"I wish," he said, "that my father was not bringing so many of his City friends, I am afraid that his Lordship will not approve of them!"

"Your father surely has a right to bring whom he pleases to this house?"

"Yes, dear, but——"

"I wrote to him. I did not tell you at the time, I told him that all his friends were welcome here, Allan, if we can give him any little pleasure; could we deny it to him, after all that he has given to us and done for us? And, oh! I feel so humble when I think of him and his goodness. I remember what I used to think of him, what I used to permit myself to say of him, before I knew him as I know him now. I feel that I can never sufficiently make amends for that!"

All that evening she talked to him of the visitors who were coming. She herself had seen to Sir Josiah's room, she had arranged vases for the flowers that she would not cut until the morning, so that they should be fresh. It was a sense of duty rather than a feeling of love that caused her to put flowers in her own father's room too, for one thing she knew that he would not appreciate them. That night Allan lay wakeful. He thought of Betty and thought of her with a sense of shame, yet with a strange joy.

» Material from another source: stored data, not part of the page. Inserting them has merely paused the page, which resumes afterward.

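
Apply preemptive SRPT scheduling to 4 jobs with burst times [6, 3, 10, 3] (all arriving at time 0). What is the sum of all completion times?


Since all jobs arrive at t=0, SRPT equals SPT ordering.
SPT order: [3, 3, 6, 10]
Completion times:
  Job 1: p=3, C=3
  Job 2: p=3, C=6
  Job 3: p=6, C=12
  Job 4: p=10, C=22
Total completion time = 3 + 6 + 12 + 22 = 43

43


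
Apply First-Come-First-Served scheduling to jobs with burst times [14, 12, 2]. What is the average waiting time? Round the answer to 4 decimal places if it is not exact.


FCFS order (as given): [14, 12, 2]
Waiting times:
  Job 1: wait = 0
  Job 2: wait = 14
  Job 3: wait = 26
Sum of waiting times = 40
Average waiting time = 40/3 = 13.3333

13.3333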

Why should it have been as it had? What meaning was behind it all? Was there a meaning that he would ever understand? He remembered what his father had told him of a Pringle—an Allan Pringle who had married a Betty, maid to the then mistress of the house. It had been a sad story, his father had said, the girl had died, poor Betty! He listened to Kathleen's sweet regular breathing, he lifted himself on his arm and watched her sleeping face in the moonlight that came in through the widely opened window.

How good she was, how white and pure she looked lying here in her sleep! He was strangely moved, his mind was filled with a great reverence for her, he bent to her, he touched her cheeks with his lips, so lightly as not to waken her, then he lay down again and slept.

No holiday maker ever set out for a day's pleasuring with keener anticipation than did Sir Josiah this bright September morning. He was to call for Cutler on the way. Coombe was driving his own car and would pick up Jobson, they were to meet at the Chequers at Horley, should they not happen on one another on the road.

There were a thousand and one things to remember, a dozen packages to stow away.

"Mind that there one, Bletsoe, my man, go lightly now!"